If you’ve noticed that my posts have slowed down, it’s because we’re planning a move and I’ve been sidetracked on that project… but the upside is that I’m getting creative with recipes to use up pantry and freezer ingredients.
This week, I made veggie burgers to use up lentils and breadcrumbs in the pantry. Of course, fresh breadcrumbs would be so much better, but that wouldn’t use up the ones sitting on the shelf. The nice thing about veggie burgers is that you can really adapt the flavors to whatever you like. I added in a chopped chili pepper that was growing in our garden, and they are really spicy! I topped them with some sriracha mayo because they can always use some moisture (although I had ketchup on mine because I’m just not a mayo fan).
Veggie Burgers with Sriracha Mayo
1 cup cooked lentils (mine were leftover from a previous dinner, so they had diced carrots and onions in them as well), mashed a bit
2 cups diced mushrooms
1/2 onion, minced
1 teaspoon garlic, minced
1 chili pepper, minced
1/2 cup fresh breadcrumbs (or dried, but fresh are better)
2 eggs, beaten
2 tablespoons goat cheese
1 tablespoon mayo
1 teaspoon sriracha
Saute the onion in a little olive oil to soften.
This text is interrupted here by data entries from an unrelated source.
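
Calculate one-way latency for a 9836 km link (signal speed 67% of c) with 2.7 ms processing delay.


Speed = 0.67 * 3e5 km/s = 201000 km/s
Propagation delay = 9836 / 201000 = 0.0489 s = 48.9353 ms
Processing delay = 2.7 ms
Total one-way latency = 51.6353 ms


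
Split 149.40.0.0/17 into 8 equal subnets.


New prefix = 17 + 3 = 20
Each subnet has 4096 addresses
  149.40.0.0/20
  149.40.16.0/20
  149.40.32.0/20
  149.40.48.0/20
  149.40.64.0/20
  149.40.80.0/20
  149.40.96.0/20
  149.40.112.0/20
Subnets: 149.40.0.0/20, 149.40.16.0/20, 149.40.32.0/20, 149.40.48.0/20, 149.40.64.0/20, 149.40.80.0/20, 149.40.96.0/20, 149.40.112.0/20


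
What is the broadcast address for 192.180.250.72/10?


Network: 192.128.0.0/10
Host bits = 22
Set all host bits to 1:
Broadcast: 192.191.255.255


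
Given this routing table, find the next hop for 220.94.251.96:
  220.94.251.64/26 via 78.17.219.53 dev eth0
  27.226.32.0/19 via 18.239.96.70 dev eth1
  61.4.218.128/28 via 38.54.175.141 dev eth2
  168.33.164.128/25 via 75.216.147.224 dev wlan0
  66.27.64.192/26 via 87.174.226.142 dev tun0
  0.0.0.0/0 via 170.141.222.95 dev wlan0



Longest prefix match for 220.94.251.96:
  /26 220.94.251.64: MATCH
  /19 27.226.32.0: no
  /28 61.4.218.128: no
  /25 168.33.164.128: no
  /26 66.27.64.192: no
  /0 0.0.0.0: MATCH
Selected: next-hop 78.17.219.53 via eth0 (matched /26)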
Add the garlic, chili pepper and mushrooms and allow to soften and start to brown. Remove from heat and add to lentils in a large bowl. Add in the breadcrumbs, goat cheese, and eggs and stir to combine. Refrigerate for an hour, until cold.
In a small bowl, combine the mayo and sriracha and stir together. Reserve for topping.
Form mixture into patties and saute in some olive oil for 2 minutes on each side, until browned. Bake in a 400 degree oven for 15 minutes, until they are cooked all the way through. Serve on a toasted bun with the topping of your choice.